We might see a little drop in rates….
by Tom on June 11, 2009
in Market Musings, Mortgage Rate Updates
There was an auction of 30 year Treasury bonds today with a couple of interesting results:
- There were more bidders than expected.
- The percentage of the total that was bought by foreign countries was higher than previous auctions – at least for now they aren’t abandoning the Treasury market.
- But the rate that they went for was the highest in the last three years.
So, what do I expect that means? It’s sort of like a tea kettle that’s building up pressure and then you lift the lid a bit. It lets some pressure off.
Does that mean we’re going to see a significant drop in rates?

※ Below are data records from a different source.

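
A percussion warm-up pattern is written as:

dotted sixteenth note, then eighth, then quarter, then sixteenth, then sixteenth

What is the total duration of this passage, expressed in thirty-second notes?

Working in thirty-second notes: dotted sixteenth note = 3; eighth = 4; quarter = 8; sixteenth = 2; sixteenth = 2.
Altogether 3 + 4 + 8 + 2 + 2 = 19 thirty-second notes.

19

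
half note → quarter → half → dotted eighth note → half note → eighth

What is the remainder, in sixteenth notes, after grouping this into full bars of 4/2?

One bar of 4/2 = 32 sixteenth notes.
Each duration in sixteenth notes: half note = 8; quarter = 4; half = 8; dotted eighth note = 3; half note = 8; eighth = 2.
Total: 8 + 4 + 8 + 3 + 8 + 2 = 33.
33 ÷ 32 = 1 complete bar with 1 sixteenth note remaining.

1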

Nope, but it just might provide a bit of a “pause” to the rate pressures.
For at least 5 minutes.
Tom Vanderwell
Breakingviews.com – For the Treasury, a Reprieve in the Bond Market – NYTimes.com
The United States Treasury bond market has been feeling distinctly unloved. A 10-year bond auction went badly on June 10 after Russia, Brazil and China said they were taking steps to diversify their foreign currency reserves. Worries that the $11 billion auction of 30-year bonds on Thursday would follow suit rattled the market. But central banks flocked to buy the bonds, meaning dollar diversification fears were overblown for now.Nonetheless, the 30-year bond auction attracted more interest than usual. The ratio of total bids to accepted bids, an indicator of demand, was 2.68, up from an average of 2.21 in recent auctions. In an encouraging sign, foreign investors, mainly central banks, purchased nearly half the bonds. They normally take only about a third.